Segundo as investigações, a motivação para o crime estaria relacionada a desentendimentos sobre a administração financeira da empresa familiar pertencente ao casal. Além disso, o Ministério Público alega que Camila teria como objetivo obter o valor do seguro de vida de Sagaz e ficar com seus bens.

A Polícia Civil informou, na época, que para cometer o crime, Camila teria dopado o companheiro em casa, embora a dinâmica exata da morte não tenha sido detalhada pelas autoridades. A acusação sustenta que ela agiu com premeditação e crueldade, características que qualificam o homicídio.
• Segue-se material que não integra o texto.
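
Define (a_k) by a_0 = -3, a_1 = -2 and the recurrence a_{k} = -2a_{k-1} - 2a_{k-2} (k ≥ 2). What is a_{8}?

The ordinary generating function has denominator 1 + 2z + 2z^2.
Iterating the recurrence: a_0,…,a_{8} = -3, -2, 10, -16, 12, 8, -40, 64, -48.

-48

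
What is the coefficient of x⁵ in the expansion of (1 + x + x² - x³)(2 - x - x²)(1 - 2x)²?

(1 + x + x² - x³) has coefficients 1,1,1,-1 for degrees 0…3.
(2 - x - x²) has coefficients 2,-1,-1,0,0,0 for degrees 0…5.
Finally multiplying by (1 - 2x)², the product of all factors after the first has coefficients 2,-9,11,0,-4,0 for degrees 0…5.
[x⁵] = 1·0 + 1·(-4) + 1·0 − 1·11 = -15.

-15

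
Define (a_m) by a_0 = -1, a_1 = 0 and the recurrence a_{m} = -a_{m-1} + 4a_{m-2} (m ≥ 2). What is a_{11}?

The ordinary generating function has denominator 1 + q - 4q^2.
Iterating the recurrence: a_0,…,a_{11} = -1, 0, -4, 4, -20, 36, -116, 260, -724, 1764, -4660, 11716.

11716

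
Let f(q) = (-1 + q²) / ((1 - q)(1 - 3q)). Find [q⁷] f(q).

-2916

The denominator gives the recurrence a_n = 4a_(n−1) − 3a_(n−2) for n ≥ 3; the numerator fixes a_0 = -1, a_1 = -4, a_2 = -12.
Iterating: -1, -4, -12, -36, -108, -324, -972, -2916, so a_7 = -2916.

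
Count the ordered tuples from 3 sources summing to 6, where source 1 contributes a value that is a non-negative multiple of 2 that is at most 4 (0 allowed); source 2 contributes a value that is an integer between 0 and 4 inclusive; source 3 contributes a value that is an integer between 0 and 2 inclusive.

The generating function for the choices is (1 + x^2 + x^4)·(1 + x + x^2 + x^3 + x^4)·(1 + x + x^2); the count is [x^6].
(1 + x^2 + x^4) has coefficients 1,0,1,0,1 for degrees 0…4.
(1 + x + x^2 + x^3 + x^4) has coefficients 1,1,1,1,1,0,0 for degrees 0…6.
Finally multiplying by (1 + x + x^2), the product of all factors after the first has coefficients 1,2,3,3,3,2,1 for degrees 0…6.
[x^6] = 1·1 + 1·3 + 1·3 = 7.

7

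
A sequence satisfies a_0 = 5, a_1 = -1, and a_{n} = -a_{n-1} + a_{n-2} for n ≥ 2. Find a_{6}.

33

The ordinary generating function has denominator 1 + z - z^2.
Iterating the recurrence: a_0,…,a_{6} = 5, -1, 6, -7, 13, -20, 33.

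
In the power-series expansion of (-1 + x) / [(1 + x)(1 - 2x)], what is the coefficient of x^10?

The denominator gives the recurrence a_n = a_(n−1) + 2a_(n−2) for n ≥ 2; the numerator fixes a_0 = -1, a_1 = 0.
Iterating: -1, 0, -2, -2, -6, -10, -22, -42, -86, -170, -342, so a_10 = -342.

-342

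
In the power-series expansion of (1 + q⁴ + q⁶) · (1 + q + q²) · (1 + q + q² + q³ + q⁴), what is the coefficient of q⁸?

(1 + q⁴ + q⁶) has coefficients 1,0,0,0,1,0,1 for degrees 0…6.
(1 + q + q²) has coefficients 1,1,1,0,0,0,0,0,0 for degrees 0…8.
Finally multiplying by (1 + q + q² + q³ + q⁴), the product of all factors after the first has coefficients 1,2,3,3,3,2,1,0,0 for degrees 0…8.
[q⁸] = 1·0 + 1·3 + 1·3 = 6.

6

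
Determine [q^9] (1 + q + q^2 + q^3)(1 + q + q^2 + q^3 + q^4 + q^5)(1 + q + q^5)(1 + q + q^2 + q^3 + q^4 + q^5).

(1 + q + q^2 + q^3) has coefficients 1,1,1,1 for degrees 0…3.
(1 + q + q^2 + q^3 + q^4 + q^5) has coefficients 1,1,1,1,1,1,0,0,0,0 for degrees 0…9.
Multiplying by (1 + q + q^5) gives running coefficients 1,2,2,2,2,3,2,1,1,1 for degrees 0…9.
Finally multiplying by (1 + q + q^2 + q^3 + q^4 + q^5), the product of all factors after the first has coefficients 1,3,5,7,9,12,13,12,11,10 for degrees 0…9.
[q^9] = 1·10 + 1·11 + 1·12 + 1·13 = 46.

46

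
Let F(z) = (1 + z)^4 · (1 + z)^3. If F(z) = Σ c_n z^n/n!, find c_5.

The EGF product rule gives c_5 = Σ_{k_1+k_2=5} C(5; k_1,k_2) · ∏ g_i(k_i), where (1+z)^4 gives the falling factorial (4)_k; (1+z)^3 gives the falling factorial (3)_k.
g_1(k) for k = 0…5: 1, 4, 12, 24, 24, 0.
g_2(k) for k = 0…5: 1, 3, 6, 6, 0, 0.
c_5 = Σ_k C(5,k)·g_1(k)·g_2(5−k) = 10·12·6 + 10·24·6 + 5·24·3 = 720 + 1440 + 360 = 2520.

2520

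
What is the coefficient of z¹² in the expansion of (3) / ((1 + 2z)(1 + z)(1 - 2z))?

16383

The denominator gives the recurrence a_n = −a_(n−1) + 4a_(n−2) + 4a_(n−3) for n ≥ 3; the numerator fixes a_0 = 3, a_1 = -3, a_2 = 15.
Iterating: 3, -3, 15, -15, 63, -63, 255, -255, 1023, -1023, 4095, -4095, 16383, so a_12 = 16383.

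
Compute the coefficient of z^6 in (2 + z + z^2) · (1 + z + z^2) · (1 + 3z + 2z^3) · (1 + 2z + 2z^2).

(2 + z + z^2) has coefficients 2,1,1 for degrees 0…2.
(1 + z + z^2) has coefficients 1,1,1,0,0,0,0 for degrees 0…6.
Multiplying by (1 + 3z + 2z^3) gives running coefficients 1,4,4,5,2,2,0 for degrees 0…6.
Finally multiplying by (1 + 2z + 2z^2), the product of all factors after the first has coefficients 1,6,14,21,20,16,8 for degrees 0…6.
[z^6] = 2·8 + 1·16 + 1·20 = 52.

52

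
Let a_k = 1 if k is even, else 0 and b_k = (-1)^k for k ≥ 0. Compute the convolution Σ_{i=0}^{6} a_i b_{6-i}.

Write out a_i and b_{6-i} for i = 0,…,6 and sum the products.
Σ = 1·1 + 0·(-1) + 1·1 + 0·(-1) + 1·1 + 0·(-1) + 1·1 = 4.

4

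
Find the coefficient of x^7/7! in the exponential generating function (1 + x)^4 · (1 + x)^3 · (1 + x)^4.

1663200

The EGF product rule gives c_7 = Σ_{k_1+k_2+k_3=7} C(7; k_1,k_2,k_3) · ∏ g_i(k_i), where (1+x)^4 gives the falling factorial (4)_k; (1+x)^3 gives the falling factorial (3)_k; (1+x)^4 gives the falling factorial (4)_k.
g_1(k) for k = 0…7: 1, 4, 12, 24, 24, 0, 0, 0.
g_2(k) for k = 0…7: 1, 3, 6, 6, 0, 0, 0, 0.
g_3(k) for k = 0…7: 1, 4, 12, 24, 24, 0, 0, 0.
First combine the last two factors: h(k) = Σ_j C(k,j)·g_2(j)·g_3(k−j) for k = 0…7: 1, 7, 42, 210, 840, 2520, 5040, 5040.
c_7 = Σ_k C(7,k)·g_1(k)·h(7−k) = 1·1·5040 + 7·4·5040 + 21·12·2520 + 35·24·840 + 35·24·210 = 5040 + 141120 + 635040 + 705600 + 176400 = 1663200.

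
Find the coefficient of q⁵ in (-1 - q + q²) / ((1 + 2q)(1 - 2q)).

-16

The denominator gives the recurrence a_n = 4a_(n−2) for n ≥ 3; the numerator fixes a_0 = -1, a_1 = -1, a_2 = -3.
Iterating: -1, -1, -3, -4, -12, -16, so a_5 = -16.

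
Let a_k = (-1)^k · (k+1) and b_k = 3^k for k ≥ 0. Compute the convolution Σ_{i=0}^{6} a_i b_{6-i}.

412

The convolution is the x^6 coefficient of A(x)B(x).
Σ = 1·729 − 2·243 + 3·81 − 4·27 + 5·9 − 6·3 + 7·1 = 412.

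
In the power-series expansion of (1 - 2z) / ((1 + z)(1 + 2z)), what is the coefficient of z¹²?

16381

Partial fractions give a closed form: a_n = (-3)·(-1)^n + (4)·(-2)^n.
At n = 12: a_12 = 16381.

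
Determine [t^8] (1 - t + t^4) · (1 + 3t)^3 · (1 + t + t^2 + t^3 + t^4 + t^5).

37

(1 - t + t^4) has coefficients 1,-1,0,0,1 for degrees 0…4.
(1 + 3t)^3 has coefficients 1,9,27,27,0,0,0,0,0 for degrees 0…8.
Finally multiplying by (1 + t + t^2 + t^3 + t^4 + t^5), the product of all factors after the first has coefficients 1,10,37,64,64,64,63,54,27 for degrees 0…8.
[t^8] = 1·27 − 1·54 + 1·64 = 37.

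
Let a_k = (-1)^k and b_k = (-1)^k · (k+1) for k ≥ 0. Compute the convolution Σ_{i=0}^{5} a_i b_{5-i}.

This is [x^5] in the product of the two ordinary generating functions.
Σ = 1·(-6) − 1·5 + 1·(-4) − 1·3 + 1·(-2) − 1·1 = -21.

-21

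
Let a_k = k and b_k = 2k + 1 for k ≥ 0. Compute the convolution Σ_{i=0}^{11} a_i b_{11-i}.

506

Write out a_i and b_{11-i} for i = 0,…,11 and sum the products.
Σ = 0·23 + 1·21 + 2·19 + 3·17 + 4·15 + 5·13 + 6·11 + 7·9 + 8·7 + 9·5 + 10·3 + 11·1 = 506.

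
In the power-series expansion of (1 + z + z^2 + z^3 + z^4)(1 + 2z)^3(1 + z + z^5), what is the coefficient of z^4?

(1 + z + z^2 + z^3 + z^4) has coefficients 1,1,1,1,1 for degrees 0…4.
(1 + 2z)^3 has coefficients 1,6,12,8,0 for degrees 0…4.
Finally multiplying by (1 + z + z^5), the product of all factors after the first has coefficients 1,7,18,20,8 for degrees 0…4.
[z^4] = 1·8 + 1·20 + 1·18 + 1·7 + 1·1 = 54.

54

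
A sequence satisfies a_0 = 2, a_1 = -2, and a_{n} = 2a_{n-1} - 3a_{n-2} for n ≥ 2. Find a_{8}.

The ordinary generating function has denominator 1 - 2x + 3x^2.
Iterating the recurrence: a_0,…,a_{8} = 2, -2, -10, -14, 2, 46, 86, 34, -190.

-190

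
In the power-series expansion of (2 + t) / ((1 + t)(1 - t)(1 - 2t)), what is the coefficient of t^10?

3412

The denominator gives the recurrence a_n = 2a_(n−1) + a_(n−2) − 2a_(n−3) for n ≥ 3; the numerator fixes a_0 = 2, a_1 = 5, a_2 = 12.
Iterating: 2, 5, 12, 25, 52, 105, 212, 425, 852, 1705, 3412, so a_10 = 3412.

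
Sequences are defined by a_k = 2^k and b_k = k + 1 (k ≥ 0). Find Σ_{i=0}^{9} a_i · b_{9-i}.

2036

The convolution is the x^9 coefficient of A(x)B(x).
Σ = 1·10 + 2·9 + 4·8 + 8·7 + 16·6 + 32·5 + 64·4 + 128·3 + 256·2 + 512·1 = 2036.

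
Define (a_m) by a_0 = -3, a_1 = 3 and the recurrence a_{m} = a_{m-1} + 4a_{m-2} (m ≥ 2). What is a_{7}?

-237

The ordinary generating function has denominator 1 - t - 4t^2.
Iterating the recurrence: a_0,…,a_{7} = -3, 3, -9, 3, -33, -21, -153, -237.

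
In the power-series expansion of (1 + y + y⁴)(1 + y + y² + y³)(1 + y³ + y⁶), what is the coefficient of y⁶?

(1 + y + y⁴) has coefficients 1,1,0,0,1 for degrees 0…4.
(1 + y + y² + y³) has coefficients 1,1,1,1,0,0,0 for degrees 0…6.
Finally multiplying by (1 + y³ + y⁶), the product of all factors after the first has coefficients 1,1,1,2,1,1,2 for degrees 0…6.
[y⁶] = 1·2 + 1·1 + 1·1 = 4.

4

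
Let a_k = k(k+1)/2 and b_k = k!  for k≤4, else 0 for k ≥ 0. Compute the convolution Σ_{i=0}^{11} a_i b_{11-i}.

Write out a_i and b_{11-i} for i = 0,…,11 and sum the products.
Σ = 0·0 + 1·0 + 3·0 + 6·0 + 10·0 + 15·0 + 21·0 + 28·24 + 36·6 + 45·2 + 55·1 + 66·1 = 1099.

1099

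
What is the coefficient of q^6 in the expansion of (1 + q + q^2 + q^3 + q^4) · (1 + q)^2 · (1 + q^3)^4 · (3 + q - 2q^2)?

56

(1 + q + q^2 + q^3 + q^4) has coefficients 1,1,1,1,1 for degrees 0…4.
(1 + q)^2 has coefficients 1,2,1,0,0,0,0 for degrees 0…6.
Multiplying by (1 + q^3)^4 gives running coefficients 1,2,1,4,8,4,6 for degrees 0…6.
Finally multiplying by (3 + q - 2q^2), the product of all factors after the first has coefficients 3,7,3,9,26,12,6 for degrees 0…6.
[q^6] = 1·6 + 1·12 + 1·26 + 1·9 + 1·3 = 56.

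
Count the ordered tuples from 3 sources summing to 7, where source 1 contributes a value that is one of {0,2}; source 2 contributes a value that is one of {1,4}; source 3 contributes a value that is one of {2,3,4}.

2

The generating function for the choices is (1 + x²)·(x + x⁴)·(x² + x³ + x⁴); the count is [x⁷].
(1 + x²) has coefficients 1,0,1 for degrees 0…2.
(x + x⁴) has coefficients 0,1,0,0,1,0,0,0 for degrees 0…7.
Finally multiplying by (x² + x³ + x⁴), the product of all factors after the first has coefficients 0,0,0,1,1,1,1,1 for degrees 0…7.
[x⁷] = 1·1 + 1·1 = 2.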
Contexto da absolvição anterior e posicionamentos

No primeiro julgamento, conforme relatado pelo Tribunal de Justiça, o Conselho de Sentença reconheceu que a ré praticou o crime, mas decidiu absolvê-la. Em relação à ocultação de cadáver, os jurados concordaram que o corpo foi escondido, mas não atribuíram a autoria a Camila.

A defesa, representada pelo advogado Alessandro de Sousa, argumentou que Camila sempre negou a prática do crime e que a absolvição ocorreu após a apresentação de novos elementos com uma visão diferente do caso, os quais estariam sob sigilo e teriam sido desconsiderados pela acusação.

Por outro lado, o promotor de justiça André Otávio Vieira de Mello destacou que a absolvição foi contrária às provas dos autos, ressaltando que a decisão foi tomada por maioria do conselho de sentença, e não por unanimidade, indicando divergências entre os jurados.

Implicações e expectativas para o novo julgamento

Este novo júri representa uma segunda chance para a Justiça avaliar as evidências e testemunhos envolvidos no caso. A comunidade local e os familiares da vítima aguardam ansiosamente o desfecho, que pode definir o futuro jurídico de Camila e trazer esclarecimentos sobre as circunstâncias da morte de Gustavo Sagaz.

O caso continua a atrair atenção significativa devido à sua natureza violenta e aos aspectos emocionais e financeiros envolvidos, refletindo questões mais amplas sobre crimes passionais e a administração da justiça no Brasil.